15-16 Haziran tarihleri arasında yapılacak olan Yükseköğretim Kurumları Sınavı (YKS) için yapılan başvurularda son tarih olan 6 Mart yaklaşırken, öğrenci ve veliler, başvuruların en yoğun geçtiği bu dönemde kaygı ve stres yaşayabiliyor.
Bu yoğun süreçte öğrencilere ve velilere uyarı ve önerilerde bulunan Çocuk ve Genç Psikiyatri Uzmanı Dr. Emine Demirbaş Çakır, “Biraz kaygının olması eksikleri fark edebilmek, canlı, uyanık, dikkatli olabilmek, çalışmaya motive olmak açısından olumlu itici güç olur. Ancak aşırı kaygı belli bir noktadan sonra çocuğun öğrendiklerini sınav performansına yansıtmakta zorlanmasının yanı sıra duygusal, bedensel ve zihinsel sıkıntılara da yol açmaktadır” şeklinde konuştu.
“Çocuklarımız kaygıyı tanımalı, bastırmak yerine yönetmeli”

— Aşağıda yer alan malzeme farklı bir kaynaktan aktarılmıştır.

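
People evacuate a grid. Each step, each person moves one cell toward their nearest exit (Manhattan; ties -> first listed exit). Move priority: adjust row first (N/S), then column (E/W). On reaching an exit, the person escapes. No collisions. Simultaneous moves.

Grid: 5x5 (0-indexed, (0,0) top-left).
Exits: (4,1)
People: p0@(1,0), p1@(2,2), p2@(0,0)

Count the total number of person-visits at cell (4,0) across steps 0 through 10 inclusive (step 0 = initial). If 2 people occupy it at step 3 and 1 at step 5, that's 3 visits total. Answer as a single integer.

Answer: 2

Derivation:
Step 0: p0@(1,0) p1@(2,2) p2@(0,0) -> at (4,0): 0 [-], cum=0
Step 1: p0@(2,0) p1@(3,2) p2@(1,0) -> at (4,0): 0 [-], cum=0
Step 2: p0@(3,0) p1@(4,2) p2@(2,0) -> at (4,0): 0 [-], cum=0
Step 3: p0@(4,0) p1@ESC p2@(3,0) -> at (4,0): 1 [p0], cum=1
Step 4: p0@ESC p1@ESC p2@(4,0) -> at (4,0): 1 [p2], cum=2
Step 5: p0@ESC p1@ESC p2@ESC -> at (4,0): 0 [-], cum=2
Total visits = 2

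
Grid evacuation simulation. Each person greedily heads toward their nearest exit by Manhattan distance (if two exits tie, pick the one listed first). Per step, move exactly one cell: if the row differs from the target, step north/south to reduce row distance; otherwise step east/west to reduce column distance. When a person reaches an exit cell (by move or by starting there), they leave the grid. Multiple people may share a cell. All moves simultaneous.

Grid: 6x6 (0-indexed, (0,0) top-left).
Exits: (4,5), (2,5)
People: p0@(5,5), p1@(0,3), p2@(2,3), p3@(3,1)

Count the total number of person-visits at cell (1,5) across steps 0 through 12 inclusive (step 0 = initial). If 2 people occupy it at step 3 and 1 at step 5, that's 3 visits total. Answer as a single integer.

Step 0: p0@(5,5) p1@(0,3) p2@(2,3) p3@(3,1) -> at (1,5): 0 [-], cum=0
Step 1: p0@ESC p1@(1,3) p2@(2,4) p3@(4,1) -> at (1,5): 0 [-], cum=0
Step 2: p0@ESC p1@(2,3) p2@ESC p3@(4,2) -> at (1,5): 0 [-], cum=0
Step 3: p0@ESC p1@(2,4) p2@ESC p3@(4,3) -> at (1,5): 0 [-], cum=0
Step 4: p0@ESC p1@ESC p2@ESC p3@(4,4) -> at (1,5): 0 [-], cum=0
Step 5: p0@ESC p1@ESC p2@ESC p3@ESC -> at (1,5): 0 [-], cum=0
Total visits = 0

Answer: 0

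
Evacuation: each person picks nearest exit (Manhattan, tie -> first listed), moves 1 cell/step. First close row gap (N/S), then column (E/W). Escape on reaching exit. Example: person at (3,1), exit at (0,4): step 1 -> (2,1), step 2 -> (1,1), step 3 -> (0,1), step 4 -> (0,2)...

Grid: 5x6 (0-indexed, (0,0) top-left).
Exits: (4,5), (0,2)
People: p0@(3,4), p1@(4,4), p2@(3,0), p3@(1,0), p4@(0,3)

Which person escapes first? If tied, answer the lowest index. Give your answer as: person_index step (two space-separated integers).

Answer: 1 1

Derivation:
Step 1: p0:(3,4)->(4,4) | p1:(4,4)->(4,5)->EXIT | p2:(3,0)->(2,0) | p3:(1,0)->(0,0) | p4:(0,3)->(0,2)->EXIT
Step 2: p0:(4,4)->(4,5)->EXIT | p1:escaped | p2:(2,0)->(1,0) | p3:(0,0)->(0,1) | p4:escaped
Step 3: p0:escaped | p1:escaped | p2:(1,0)->(0,0) | p3:(0,1)->(0,2)->EXIT | p4:escaped
Step 4: p0:escaped | p1:escaped | p2:(0,0)->(0,1) | p3:escaped | p4:escaped
Step 5: p0:escaped | p1:escaped | p2:(0,1)->(0,2)->EXIT | p3:escaped | p4:escaped
Exit steps: [2, 1, 5, 3, 1]
First to escape: p1 at step 1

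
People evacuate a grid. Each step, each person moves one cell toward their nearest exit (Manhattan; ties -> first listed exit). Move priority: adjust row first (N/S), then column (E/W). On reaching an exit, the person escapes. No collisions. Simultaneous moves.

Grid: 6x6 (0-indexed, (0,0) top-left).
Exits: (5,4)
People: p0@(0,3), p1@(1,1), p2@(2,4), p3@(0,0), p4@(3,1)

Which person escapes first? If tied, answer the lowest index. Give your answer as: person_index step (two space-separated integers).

Step 1: p0:(0,3)->(1,3) | p1:(1,1)->(2,1) | p2:(2,4)->(3,4) | p3:(0,0)->(1,0) | p4:(3,1)->(4,1)
Step 2: p0:(1,3)->(2,3) | p1:(2,1)->(3,1) | p2:(3,4)->(4,4) | p3:(1,0)->(2,0) | p4:(4,1)->(5,1)
Step 3: p0:(2,3)->(3,3) | p1:(3,1)->(4,1) | p2:(4,4)->(5,4)->EXIT | p3:(2,0)->(3,0) | p4:(5,1)->(5,2)
Step 4: p0:(3,3)->(4,3) | p1:(4,1)->(5,1) | p2:escaped | p3:(3,0)->(4,0) | p4:(5,2)->(5,3)
Step 5: p0:(4,3)->(5,3) | p1:(5,1)->(5,2) | p2:escaped | p3:(4,0)->(5,0) | p4:(5,3)->(5,4)->EXIT
Step 6: p0:(5,3)->(5,4)->EXIT | p1:(5,2)->(5,3) | p2:escaped | p3:(5,0)->(5,1) | p4:escaped
Step 7: p0:escaped | p1:(5,3)->(5,4)->EXIT | p2:escaped | p3:(5,1)->(5,2) | p4:escaped
Step 8: p0:escaped | p1:escaped | p2:escaped | p3:(5,2)->(5,3) | p4:escaped
Step 9: p0:escaped | p1:escaped | p2:escaped | p3:(5,3)->(5,4)->EXIT | p4:escaped
Exit steps: [6, 7, 3, 9, 5]
First to escape: p2 at step 3

Answer: 2 3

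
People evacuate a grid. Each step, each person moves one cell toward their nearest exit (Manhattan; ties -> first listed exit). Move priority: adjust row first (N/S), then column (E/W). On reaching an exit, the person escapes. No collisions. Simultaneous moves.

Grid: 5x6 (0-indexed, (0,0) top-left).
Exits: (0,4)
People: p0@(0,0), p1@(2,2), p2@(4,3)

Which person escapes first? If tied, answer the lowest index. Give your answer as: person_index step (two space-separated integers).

Step 1: p0:(0,0)->(0,1) | p1:(2,2)->(1,2) | p2:(4,3)->(3,3)
Step 2: p0:(0,1)->(0,2) | p1:(1,2)->(0,2) | p2:(3,3)->(2,3)
Step 3: p0:(0,2)->(0,3) | p1:(0,2)->(0,3) | p2:(2,3)->(1,3)
Step 4: p0:(0,3)->(0,4)->EXIT | p1:(0,3)->(0,4)->EXIT | p2:(1,3)->(0,3)
Step 5: p0:escaped | p1:escaped | p2:(0,3)->(0,4)->EXIT
Exit steps: [4, 4, 5]
First to escape: p0 at step 4

Answer: 0 4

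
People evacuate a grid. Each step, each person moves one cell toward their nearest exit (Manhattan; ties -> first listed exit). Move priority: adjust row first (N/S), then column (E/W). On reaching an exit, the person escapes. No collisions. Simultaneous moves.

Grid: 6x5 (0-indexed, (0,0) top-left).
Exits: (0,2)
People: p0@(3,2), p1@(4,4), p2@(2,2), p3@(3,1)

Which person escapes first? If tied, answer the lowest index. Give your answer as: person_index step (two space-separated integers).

Answer: 2 2

Derivation:
Step 1: p0:(3,2)->(2,2) | p1:(4,4)->(3,4) | p2:(2,2)->(1,2) | p3:(3,1)->(2,1)
Step 2: p0:(2,2)->(1,2) | p1:(3,4)->(2,4) | p2:(1,2)->(0,2)->EXIT | p3:(2,1)->(1,1)
Step 3: p0:(1,2)->(0,2)->EXIT | p1:(2,4)->(1,4) | p2:escaped | p3:(1,1)->(0,1)
Step 4: p0:escaped | p1:(1,4)->(0,4) | p2:escaped | p3:(0,1)->(0,2)->EXIT
Step 5: p0:escaped | p1:(0,4)->(0,3) | p2:escaped | p3:escaped
Step 6: p0:escaped | p1:(0,3)->(0,2)->EXIT | p2:escaped | p3:escaped
Exit steps: [3, 6, 2, 4]
First to escape: p2 at step 2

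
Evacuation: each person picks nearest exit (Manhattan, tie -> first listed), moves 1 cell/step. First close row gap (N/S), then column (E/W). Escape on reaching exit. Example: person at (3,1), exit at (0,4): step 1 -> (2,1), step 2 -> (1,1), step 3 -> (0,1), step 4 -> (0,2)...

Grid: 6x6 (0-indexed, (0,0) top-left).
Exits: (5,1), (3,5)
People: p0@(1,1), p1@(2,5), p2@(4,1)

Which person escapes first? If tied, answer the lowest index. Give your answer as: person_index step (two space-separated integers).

Step 1: p0:(1,1)->(2,1) | p1:(2,5)->(3,5)->EXIT | p2:(4,1)->(5,1)->EXIT
Step 2: p0:(2,1)->(3,1) | p1:escaped | p2:escaped
Step 3: p0:(3,1)->(4,1) | p1:escaped | p2:escaped
Step 4: p0:(4,1)->(5,1)->EXIT | p1:escaped | p2:escaped
Exit steps: [4, 1, 1]
First to escape: p1 at step 1

Answer: 1 1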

Çocukların ve ailelerin sınava ilişkin tutum ve düşüncelerini gözden geçirmeleri gerektiğine vurgu yapan Dr. Çakır, “Çoğu çocuk sınava yeteri kadar çalışmış olmasına rağmen, sınavın olumsuz geçebileceğini, olumsuz geçmesi durumunda başlarına gelebileceklerle ilgili aileden ve çevreden alabilecekleri tepkiler ile ilgili endişelenmektedir. Çocuğun bu noktada ‘Sınav benim nasıl biri olduğumu gösterir, başarısızım’ gibi gerçekçi olmayan düşüncelerinin farkına varması, gerçekçi bir bağlamda bunları sorgulaması; bu düşüncelere, ‘Elimden geldiği kadar çalıştım. Bu sadece bir sınav. Benim ne kadar değerli ya da yeterli olduğumu belirlemez’ gibi alternatif yanıtlar geliştirerek kontrolü ele alabilmesi, kaygısını tanıması, onu bastırmak yerine nasıl yöneteceğini öğrenmesi, kaygının bedensel belirtilerini yatıştırıcı nefes ve gevşeme egzersizlerini hayatına koyabilmesi çocuğu rahatlatacaktır” dedi.

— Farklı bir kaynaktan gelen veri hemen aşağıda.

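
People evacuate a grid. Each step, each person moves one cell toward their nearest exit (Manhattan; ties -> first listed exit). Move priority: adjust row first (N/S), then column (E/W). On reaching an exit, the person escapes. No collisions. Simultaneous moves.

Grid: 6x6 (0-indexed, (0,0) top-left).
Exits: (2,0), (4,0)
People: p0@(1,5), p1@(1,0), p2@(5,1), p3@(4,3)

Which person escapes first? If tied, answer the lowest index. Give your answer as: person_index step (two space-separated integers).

Answer: 1 1

Derivation:
Step 1: p0:(1,5)->(2,5) | p1:(1,0)->(2,0)->EXIT | p2:(5,1)->(4,1) | p3:(4,3)->(4,2)
Step 2: p0:(2,5)->(2,4) | p1:escaped | p2:(4,1)->(4,0)->EXIT | p3:(4,2)->(4,1)
Step 3: p0:(2,4)->(2,3) | p1:escaped | p2:escaped | p3:(4,1)->(4,0)->EXIT
Step 4: p0:(2,3)->(2,2) | p1:escaped | p2:escaped | p3:escaped
Step 5: p0:(2,2)->(2,1) | p1:escaped | p2:escaped | p3:escaped
Step 6: p0:(2,1)->(2,0)->EXIT | p1:escaped | p2:escaped | p3:escaped
Exit steps: [6, 1, 2, 3]
First to escape: p1 at step 1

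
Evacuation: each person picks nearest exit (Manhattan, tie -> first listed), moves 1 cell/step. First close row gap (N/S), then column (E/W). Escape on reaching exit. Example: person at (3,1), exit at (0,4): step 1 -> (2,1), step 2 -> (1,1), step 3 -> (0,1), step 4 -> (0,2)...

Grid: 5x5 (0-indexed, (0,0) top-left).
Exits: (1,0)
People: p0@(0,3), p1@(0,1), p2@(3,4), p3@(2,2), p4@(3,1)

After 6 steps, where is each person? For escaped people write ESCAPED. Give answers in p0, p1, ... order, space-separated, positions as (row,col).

Step 1: p0:(0,3)->(1,3) | p1:(0,1)->(1,1) | p2:(3,4)->(2,4) | p3:(2,2)->(1,2) | p4:(3,1)->(2,1)
Step 2: p0:(1,3)->(1,2) | p1:(1,1)->(1,0)->EXIT | p2:(2,4)->(1,4) | p3:(1,2)->(1,1) | p4:(2,1)->(1,1)
Step 3: p0:(1,2)->(1,1) | p1:escaped | p2:(1,4)->(1,3) | p3:(1,1)->(1,0)->EXIT | p4:(1,1)->(1,0)->EXIT
Step 4: p0:(1,1)->(1,0)->EXIT | p1:escaped | p2:(1,3)->(1,2) | p3:escaped | p4:escaped
Step 5: p0:escaped | p1:escaped | p2:(1,2)->(1,1) | p3:escaped | p4:escaped
Step 6: p0:escaped | p1:escaped | p2:(1,1)->(1,0)->EXIT | p3:escaped | p4:escaped

ESCAPED ESCAPED ESCAPED ESCAPED ESCAPED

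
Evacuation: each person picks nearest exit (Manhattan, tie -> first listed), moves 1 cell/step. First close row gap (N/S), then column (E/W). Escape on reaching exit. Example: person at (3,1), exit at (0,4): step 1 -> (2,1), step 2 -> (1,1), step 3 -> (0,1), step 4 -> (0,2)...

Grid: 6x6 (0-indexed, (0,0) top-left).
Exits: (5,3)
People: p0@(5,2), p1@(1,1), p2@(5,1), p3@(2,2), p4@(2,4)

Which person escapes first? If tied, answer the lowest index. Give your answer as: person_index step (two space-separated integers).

Answer: 0 1

Derivation:
Step 1: p0:(5,2)->(5,3)->EXIT | p1:(1,1)->(2,1) | p2:(5,1)->(5,2) | p3:(2,2)->(3,2) | p4:(2,4)->(3,4)
Step 2: p0:escaped | p1:(2,1)->(3,1) | p2:(5,2)->(5,3)->EXIT | p3:(3,2)->(4,2) | p4:(3,4)->(4,4)
Step 3: p0:escaped | p1:(3,1)->(4,1) | p2:escaped | p3:(4,2)->(5,2) | p4:(4,4)->(5,4)
Step 4: p0:escaped | p1:(4,1)->(5,1) | p2:escaped | p3:(5,2)->(5,3)->EXIT | p4:(5,4)->(5,3)->EXIT
Step 5: p0:escaped | p1:(5,1)->(5,2) | p2:escaped | p3:escaped | p4:escaped
Step 6: p0:escaped | p1:(5,2)->(5,3)->EXIT | p2:escaped | p3:escaped | p4:escaped
Exit steps: [1, 6, 2, 4, 4]
First to escape: p0 at step 1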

“Hayatta her şeyin telafisi vardır”
Sınavın hayatın amacı olmadığını, çocuklarımızın hedeflerine ulaşmak için bir araç olduğunu unutmamak gerekir diyen Dr. Çakır şöyle devam etti: “Aileler için de sınavın ne ifade ettiği, sınavlar konusundaki düşünce ve tutumları, yüksek beklenti düzeyleri çocuğun sınava ilişkin kaygısını artırabilmektedir. Şüphesiz ki sınavların hayatımızın üzerindeki etkileri yok sayılamaz. Ancak hayatta her şeyin telafisi vardır. Sınavın hayatın amacı olmadığını, çocuklarımızın hedeflerine ulaşmak için bir araç olduğunu unutmamak gerekir. Çocuğumuzu kaygılandırmamak için ona sınav öncesi ve sonrasında, değerli olduğunu söylememiz ve davranışlarımızla hissettirmemiz gerekir.”
“Sınava hazır olmayan bir çocuk doğal olarak kaygılanacaktır”

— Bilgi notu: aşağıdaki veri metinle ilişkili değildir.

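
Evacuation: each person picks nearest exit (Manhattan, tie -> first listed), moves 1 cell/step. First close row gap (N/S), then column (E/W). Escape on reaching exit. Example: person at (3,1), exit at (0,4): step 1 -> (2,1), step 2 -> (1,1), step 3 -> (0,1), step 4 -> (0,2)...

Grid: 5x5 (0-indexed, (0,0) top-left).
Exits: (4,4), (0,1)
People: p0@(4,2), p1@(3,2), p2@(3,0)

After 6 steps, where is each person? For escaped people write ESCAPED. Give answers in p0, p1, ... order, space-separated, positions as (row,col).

Step 1: p0:(4,2)->(4,3) | p1:(3,2)->(4,2) | p2:(3,0)->(2,0)
Step 2: p0:(4,3)->(4,4)->EXIT | p1:(4,2)->(4,3) | p2:(2,0)->(1,0)
Step 3: p0:escaped | p1:(4,3)->(4,4)->EXIT | p2:(1,0)->(0,0)
Step 4: p0:escaped | p1:escaped | p2:(0,0)->(0,1)->EXIT

ESCAPED ESCAPED ESCAPED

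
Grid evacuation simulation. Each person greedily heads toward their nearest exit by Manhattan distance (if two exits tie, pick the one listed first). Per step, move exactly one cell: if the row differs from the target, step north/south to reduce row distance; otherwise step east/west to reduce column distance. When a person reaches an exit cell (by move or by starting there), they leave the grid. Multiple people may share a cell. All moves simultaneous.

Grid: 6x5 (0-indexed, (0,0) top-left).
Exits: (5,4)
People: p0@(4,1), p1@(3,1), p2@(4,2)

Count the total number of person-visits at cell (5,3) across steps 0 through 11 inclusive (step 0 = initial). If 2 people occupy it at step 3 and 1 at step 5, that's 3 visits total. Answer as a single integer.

Answer: 3

Derivation:
Step 0: p0@(4,1) p1@(3,1) p2@(4,2) -> at (5,3): 0 [-], cum=0
Step 1: p0@(5,1) p1@(4,1) p2@(5,2) -> at (5,3): 0 [-], cum=0
Step 2: p0@(5,2) p1@(5,1) p2@(5,3) -> at (5,3): 1 [p2], cum=1
Step 3: p0@(5,3) p1@(5,2) p2@ESC -> at (5,3): 1 [p0], cum=2
Step 4: p0@ESC p1@(5,3) p2@ESC -> at (5,3): 1 [p1], cum=3
Step 5: p0@ESC p1@ESC p2@ESC -> at (5,3): 0 [-], cum=3
Total visits = 3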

Sınava hazırlık süreciyle ilgili de önerilerini sıralayan Dr. Çakır, sözlerini şöyle noktaladı: “Sınava hazır olmayan bir çocuk doğal olarak kaygılanacaktır. Sınava da bilinçli ve doğru bir şekilde hazırlanmak çok önemlidir. Sınava hala zaman varken, sınava hazırlık sürecinde çocuklarımız öncelikle çalışma alışkanlıklarını gözden geçirmelidir. Kısa ve uzun vadeli gerçekçi çalışma hedefleri koyarak planlı ve programlı çalışma disiplini edinmeleri, sınava yönelik çalışmaları son zamana bırakmamaları, zamanı iyi kullanma becerilerini geliştirmeleri, yeteri kadar iyi beslenmeleri, uyumaları, ders dışında kendilerini rahat hissettikleri spor, müzik gibi aktivitelere devam etmeleri sınava hazır olduklarını hissetmeleri açısından önemlidir.”